In the bleak midwinter the title of an apparently traditional English song I'd never heard till Katherine Jenkins, an incredibly beautiful, incredibly Welsh opera singer with an incredible voice, sang it to a CGI shark that was lying on a sidewalk in the Doctor Who Christmas episode.

If you have to ask why a gorgeous opera singer was singing this song to a shark on a sidewalk, you clearly lack the proper appreciation for Doctor Who.

At any rate, this winter has been the coldest in Seoul in thirty years, with wind chills down around 0 Fahrenheit overnight. The winter climate here is much like Upstate New York's, cold and windy, but with a bit more sun and a lot less snow. I've been reduced to, too often, going from nine hours in school to fifteen hours at home (with occasional bouts of tedium on the health club's treadmills), with not nearly enough outdoors time.
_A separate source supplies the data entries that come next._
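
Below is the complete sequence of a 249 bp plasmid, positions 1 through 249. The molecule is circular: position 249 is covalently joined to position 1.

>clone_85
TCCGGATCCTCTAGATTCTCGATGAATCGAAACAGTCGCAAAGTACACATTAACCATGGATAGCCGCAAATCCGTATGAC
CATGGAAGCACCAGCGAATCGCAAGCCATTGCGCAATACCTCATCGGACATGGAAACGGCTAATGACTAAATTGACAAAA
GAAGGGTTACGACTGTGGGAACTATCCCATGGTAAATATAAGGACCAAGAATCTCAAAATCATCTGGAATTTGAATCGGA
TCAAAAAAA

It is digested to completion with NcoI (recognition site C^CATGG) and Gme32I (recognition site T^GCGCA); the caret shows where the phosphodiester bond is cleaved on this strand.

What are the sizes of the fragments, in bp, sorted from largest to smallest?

NcoI sites (CCATGG) start at positions 54, 80, 187.
NcoI cuts after the first base of each site, so after positions 54, 80, 187.
The Gme32I site (TGCGCA) starts at position 110.
Gme32I cuts after the first base of each site, so after position 110.
Combined cut positions: 54, 80, 110, 187.
Circular molecule, 4 cuts → 4 fragments:
  55–80 → 26 bp
  81–110 → 30 bp
  111–187 → 77 bp
  188–249 then 1–54 → 62 + 54 = 116 bp
Sorted largest to smallest: 116, 77, 30, 26 bp.

116, 77, 30, 26 bp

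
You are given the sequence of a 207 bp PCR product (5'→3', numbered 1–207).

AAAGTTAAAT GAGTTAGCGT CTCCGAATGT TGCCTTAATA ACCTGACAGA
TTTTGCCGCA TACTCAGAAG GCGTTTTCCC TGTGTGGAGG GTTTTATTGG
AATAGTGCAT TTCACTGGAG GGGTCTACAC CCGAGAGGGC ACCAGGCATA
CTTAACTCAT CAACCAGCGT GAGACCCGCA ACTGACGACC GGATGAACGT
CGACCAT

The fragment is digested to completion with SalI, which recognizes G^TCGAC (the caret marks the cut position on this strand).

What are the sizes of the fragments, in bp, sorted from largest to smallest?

The SalI site (GTCGAC) starts at position 199.
SalI cuts after the first base of each site, so after position 199.
Linear molecule, 1 cut → 2 fragments:
  1–199 → 199 bp
  200–207 → 8 bp
Sorted largest to smallest: 199, 8 bp.

199, 8 bp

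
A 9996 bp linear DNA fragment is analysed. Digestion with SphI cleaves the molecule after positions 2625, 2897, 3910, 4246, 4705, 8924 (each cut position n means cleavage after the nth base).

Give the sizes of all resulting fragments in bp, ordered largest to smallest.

Linear molecule, 6 cuts → 7 fragments:
  2625 − 0 = 2625 bp
  2897 − 2625 = 272 bp
  3910 − 2897 = 1013 bp
  4246 − 3910 = 336 bp
  4705 − 4246 = 459 bp
  8924 − 4705 = 4219 bp
  9996 − 8924 = 1072 bp
Sorted largest to smallest: 4219, 2625, 1072, 1013, 459, 336, 272 bp.

4219, 2625, 1072, 1013, 459, 336, 272 bp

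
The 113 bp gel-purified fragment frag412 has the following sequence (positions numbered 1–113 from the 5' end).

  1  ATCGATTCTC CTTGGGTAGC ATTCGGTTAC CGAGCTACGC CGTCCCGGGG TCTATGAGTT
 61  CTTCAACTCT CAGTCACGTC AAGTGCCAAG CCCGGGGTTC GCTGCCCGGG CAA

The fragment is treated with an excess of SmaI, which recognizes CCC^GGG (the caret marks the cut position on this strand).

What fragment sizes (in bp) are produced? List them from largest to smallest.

47, 46, 14, 6 bp

SmaI sites (CCCGGG) start at positions 44, 91, 105.
SmaI cuts after base 3 of each site, so after positions 46, 93, 107.
Linear molecule, 3 cuts → 4 fragments:
  1–46 → 46 bp
  47–93 → 47 bp
  94–107 → 14 bp
  108–113 → 6 bp
Sorted largest to smallest: 47, 46, 14, 6 bp.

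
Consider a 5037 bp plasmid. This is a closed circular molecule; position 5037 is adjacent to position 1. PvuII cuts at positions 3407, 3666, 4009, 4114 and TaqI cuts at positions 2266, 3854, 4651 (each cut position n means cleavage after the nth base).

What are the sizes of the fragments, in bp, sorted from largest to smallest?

Combined cut positions (sorted): 2266, 3407, 3666, 3854, 4009, 4114, 4651.
Circular molecule, 7 cuts → 7 fragments:
  3407 − 2266 = 1141 bp
  3666 − 3407 = 259 bp
  3854 − 3666 = 188 bp
  4009 − 3854 = 155 bp
  4114 − 4009 = 105 bp
  4651 − 4114 = 537 bp
  wrap: 5037 − 4651 + 2266 = 2652 bp
Sorted largest to smallest: 2652, 1141, 537, 259, 188, 155, 105 bp.

2652, 1141, 537, 259, 188, 155, 105 bp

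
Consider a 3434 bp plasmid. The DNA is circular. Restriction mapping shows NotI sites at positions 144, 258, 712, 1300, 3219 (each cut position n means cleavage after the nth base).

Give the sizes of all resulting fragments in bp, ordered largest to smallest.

Circular molecule, 5 cuts → 5 fragments:
  258 − 144 = 114 bp
  712 − 258 = 454 bp
  1300 − 712 = 588 bp
  3219 − 1300 = 1919 bp
  wrap: 3434 − 3219 + 144 = 359 bp
Sorted largest to smallest: 1919, 588, 454, 359, 114 bp.

1919, 588, 454, 359, 114 bp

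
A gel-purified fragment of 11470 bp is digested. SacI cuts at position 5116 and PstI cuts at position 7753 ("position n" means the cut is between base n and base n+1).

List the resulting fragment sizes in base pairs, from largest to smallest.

Combined cut positions (sorted): 5116, 7753.
Linear molecule, 2 cuts → 3 fragments:
  5116 − 0 = 5116 bp
  7753 − 5116 = 2637 bp
  11470 − 7753 = 3717 bp
Sorted largest to smallest: 5116, 3717, 2637 bp.

5116, 3717, 2637 bp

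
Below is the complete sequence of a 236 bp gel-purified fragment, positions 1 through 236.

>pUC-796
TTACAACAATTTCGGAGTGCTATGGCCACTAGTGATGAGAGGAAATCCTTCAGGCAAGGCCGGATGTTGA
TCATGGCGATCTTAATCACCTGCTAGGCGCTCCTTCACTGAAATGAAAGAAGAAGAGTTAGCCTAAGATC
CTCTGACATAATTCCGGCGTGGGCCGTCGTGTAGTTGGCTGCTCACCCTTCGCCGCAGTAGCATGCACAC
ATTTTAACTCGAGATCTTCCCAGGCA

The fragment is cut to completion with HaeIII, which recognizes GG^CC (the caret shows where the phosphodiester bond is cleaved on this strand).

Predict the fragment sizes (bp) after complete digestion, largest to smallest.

HaeIII sites (GGCC) start at positions 24, 58, 162.
HaeIII cuts after base 2 of each site, so after positions 25, 59, 163.
Linear molecule, 3 cuts → 4 fragments:
  1–25 → 25 bp
  26–59 → 34 bp
  60–163 → 104 bp
  164–236 → 73 bp
Sorted largest to smallest: 104, 73, 34, 25 bp.

104, 73, 34, 25 bp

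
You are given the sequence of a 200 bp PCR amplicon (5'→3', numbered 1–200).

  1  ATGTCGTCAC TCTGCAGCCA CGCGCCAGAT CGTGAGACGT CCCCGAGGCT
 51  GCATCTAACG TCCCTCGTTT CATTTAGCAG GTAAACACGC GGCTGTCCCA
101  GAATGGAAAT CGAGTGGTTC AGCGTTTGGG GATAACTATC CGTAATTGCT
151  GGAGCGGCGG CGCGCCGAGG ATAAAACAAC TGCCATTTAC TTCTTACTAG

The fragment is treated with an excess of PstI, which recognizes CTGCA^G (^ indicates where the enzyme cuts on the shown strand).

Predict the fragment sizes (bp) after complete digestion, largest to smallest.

The PstI site (CTGCAG) starts at position 12.
PstI cuts after base 5 of each site (before the last base), so after position 16.
Linear molecule, 1 cut → 2 fragments:
  1–16 → 16 bp
  17–200 → 184 bp
Sorted largest to smallest: 184, 16 bp.

184, 16 bp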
On days when the wind hasn't been too punishing, I've bundled up a few times and taken walks, and I never skip hashing on Saturdays. There, dressing in enough layers makes the cold bearable, so long as I keep moving. Fortunately, recently the group's gotten smart and sometimes the after-run socials have been held at the Bless U bar in Itaewon rather than having us all shivering outside like the Poor Little Matchgirl. Sometimes.
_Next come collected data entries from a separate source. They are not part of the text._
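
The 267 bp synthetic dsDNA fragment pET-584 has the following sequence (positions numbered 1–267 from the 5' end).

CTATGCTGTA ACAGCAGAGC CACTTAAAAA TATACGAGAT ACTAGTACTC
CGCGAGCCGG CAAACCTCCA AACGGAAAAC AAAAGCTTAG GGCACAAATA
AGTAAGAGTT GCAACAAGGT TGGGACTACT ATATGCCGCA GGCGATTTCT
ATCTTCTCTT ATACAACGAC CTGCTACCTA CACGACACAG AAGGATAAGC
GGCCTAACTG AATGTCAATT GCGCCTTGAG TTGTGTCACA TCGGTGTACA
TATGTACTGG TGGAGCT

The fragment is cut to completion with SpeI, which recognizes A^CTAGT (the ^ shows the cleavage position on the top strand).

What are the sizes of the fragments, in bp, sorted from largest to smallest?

226, 41 bp

The SpeI site (ACTAGT) starts at position 41.
SpeI cuts after the first base of each site, so after position 41.
Linear molecule, 1 cut → 2 fragments:
  1–41 → 41 bp
  42–267 → 226 bp
Sorted largest to smallest: 226, 41 bp.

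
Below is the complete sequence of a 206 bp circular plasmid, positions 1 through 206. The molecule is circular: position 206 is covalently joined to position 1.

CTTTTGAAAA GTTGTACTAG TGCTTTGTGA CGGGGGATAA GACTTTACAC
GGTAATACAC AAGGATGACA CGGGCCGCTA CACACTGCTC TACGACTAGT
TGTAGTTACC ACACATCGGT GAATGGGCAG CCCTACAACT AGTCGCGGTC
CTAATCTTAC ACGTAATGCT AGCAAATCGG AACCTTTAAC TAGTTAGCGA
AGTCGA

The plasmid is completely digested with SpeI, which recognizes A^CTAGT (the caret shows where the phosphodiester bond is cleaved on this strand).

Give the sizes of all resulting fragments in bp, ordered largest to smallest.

SpeI sites (ACTAGT) start at positions 16, 95, 138, 189.
SpeI cuts after the first base of each site, so after positions 16, 95, 138, 189.
Circular molecule, 4 cuts → 4 fragments:
  17–95 → 79 bp
  96–138 → 43 bp
  139–189 → 51 bp
  190–206 then 1–16 → 17 + 16 = 33 bp
Sorted largest to smallest: 79, 51, 43, 33 bp.

79, 51, 43, 33 bp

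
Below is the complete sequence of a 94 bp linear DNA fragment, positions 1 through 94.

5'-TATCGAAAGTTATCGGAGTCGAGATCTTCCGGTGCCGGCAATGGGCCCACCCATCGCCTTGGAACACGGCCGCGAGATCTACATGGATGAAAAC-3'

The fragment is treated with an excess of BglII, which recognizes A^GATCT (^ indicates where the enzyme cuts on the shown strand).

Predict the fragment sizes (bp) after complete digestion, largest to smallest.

53, 22, 19 bp

BglII sites (AGATCT) start at positions 22, 75.
BglII cuts after the first base of each site, so after positions 22, 75.
Linear molecule, 2 cuts → 3 fragments:
  1–22 → 22 bp
  23–75 → 53 bp
  76–94 → 19 bp
Sorted largest to smallest: 53, 22, 19 bp.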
...this entry is going to take a 180-degree turn here, one I hadn't planned when I started (I meant to write pretty words about the snow on my run along the Yangjae Cheon today). But this keeps nudging at me:


Seoul, as Daegu did, has a class of beggars called "seal men". They have withered or useless legs (from polio or other causes) and propel themselves, belly-down, on little wooden carts, their faces inches from the sidewalk. Their legs are wrapped in inner-tube-like rubber, so they look like half-man, half-seal creatures. Apparently they get a tiny stipend from the government but have to beg to try to get enough money for food and housing. And times are hard; the economy here is in much better shape than in much of the world, but there is a recession going on, and their income has shrunk.

They invariably have a tinny sound system playing music and little plastic trays like drive-in French-fry containers on their carts. The trays usually have a few coins on them. Meanwhile, their faces are at the level of people's shins and car exhausts, down by the cigarette butts. They really can't look up. I've read, though this could be wrong, that the rubber wrapping is because they can't take bathroom breaks all day.
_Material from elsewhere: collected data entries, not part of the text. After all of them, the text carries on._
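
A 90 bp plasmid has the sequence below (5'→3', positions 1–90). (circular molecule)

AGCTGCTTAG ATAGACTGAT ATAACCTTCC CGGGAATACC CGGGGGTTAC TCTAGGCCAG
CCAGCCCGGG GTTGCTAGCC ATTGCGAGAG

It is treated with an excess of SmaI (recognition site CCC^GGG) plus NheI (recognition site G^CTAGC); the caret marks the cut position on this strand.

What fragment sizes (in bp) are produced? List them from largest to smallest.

47, 26, 10, 7 bp

SmaI sites (CCCGGG) start at positions 29, 39, 65.
SmaI cuts after base 3 of each site, so after positions 31, 41, 67.
The NheI site (GCTAGC) starts at position 74.
NheI cuts after the first base of each site, so after position 74.
Combined cut positions: 31, 41, 67, 74.
Circular molecule, 4 cuts → 4 fragments:
  32–41 → 10 bp
  42–67 → 26 bp
  68–74 → 7 bp
  75–90 then 1–31 → 16 + 31 = 47 bp
Sorted largest to smallest: 47, 26, 10, 7 bp.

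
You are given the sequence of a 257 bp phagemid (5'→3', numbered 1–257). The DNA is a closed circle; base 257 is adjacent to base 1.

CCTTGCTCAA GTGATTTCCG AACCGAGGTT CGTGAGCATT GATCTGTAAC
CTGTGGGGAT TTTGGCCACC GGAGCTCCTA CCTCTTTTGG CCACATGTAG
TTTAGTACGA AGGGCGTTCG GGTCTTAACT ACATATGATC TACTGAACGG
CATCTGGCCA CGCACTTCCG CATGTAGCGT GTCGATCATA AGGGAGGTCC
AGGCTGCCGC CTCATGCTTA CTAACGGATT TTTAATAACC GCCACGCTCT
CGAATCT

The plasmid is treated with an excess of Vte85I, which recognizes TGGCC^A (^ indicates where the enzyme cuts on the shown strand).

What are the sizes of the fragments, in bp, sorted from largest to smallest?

165, 67, 25 bp

Vte85I sites (TGGCCA) start at positions 63, 88, 155.
Vte85I cuts after base 5 of each site (before the last base), so after positions 67, 92, 159.
Circular molecule, 3 cuts → 3 fragments:
  68–92 → 25 bp
  93–159 → 67 bp
  160–257 then 1–67 → 98 + 67 = 165 bp
Sorted largest to smallest: 165, 67, 25 bp.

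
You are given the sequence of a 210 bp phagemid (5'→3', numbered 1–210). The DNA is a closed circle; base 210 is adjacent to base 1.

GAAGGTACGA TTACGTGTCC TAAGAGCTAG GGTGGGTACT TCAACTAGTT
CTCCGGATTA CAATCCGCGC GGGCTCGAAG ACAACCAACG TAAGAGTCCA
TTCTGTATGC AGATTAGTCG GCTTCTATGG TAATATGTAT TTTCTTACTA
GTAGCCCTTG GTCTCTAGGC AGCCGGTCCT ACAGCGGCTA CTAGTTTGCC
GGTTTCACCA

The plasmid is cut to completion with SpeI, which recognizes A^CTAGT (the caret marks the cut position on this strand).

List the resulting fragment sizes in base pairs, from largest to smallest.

103, 64, 43 bp

SpeI sites (ACTAGT) start at positions 44, 147, 190.
SpeI cuts after the first base of each site, so after positions 44, 147, 190.
Circular molecule, 3 cuts → 3 fragments:
  45–147 → 103 bp
  148–190 → 43 bp
  191–210 then 1–44 → 20 + 44 = 64 bp
Sorted largest to smallest: 103, 64, 43 bp.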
Two years ago, I read on an expat's blog that the police say that these poor men are generally mentally handicapped and are essentially slaves for organized crime, getting dropped off from a bus that goes all over the city each day, then picked up at night. So I've turned my head, feeling vile, and just walked by, even though I almost always give to beggars at subway stations; I can use my money more than the Korean Mafia can. But I just read a newspaper profile of one of these men, who (it said) may lose his meager apartment because the donations have dried up. It mentioned nothing about crime or human trafficking.

So now I don't know what to do: throw my money away to line the pockets of criminals? Or forget everything I say I believe about compassion and walk away from the lowest, most helpless people I've ever come into contact with? the bleak midwinter, which exists not only due to the weather.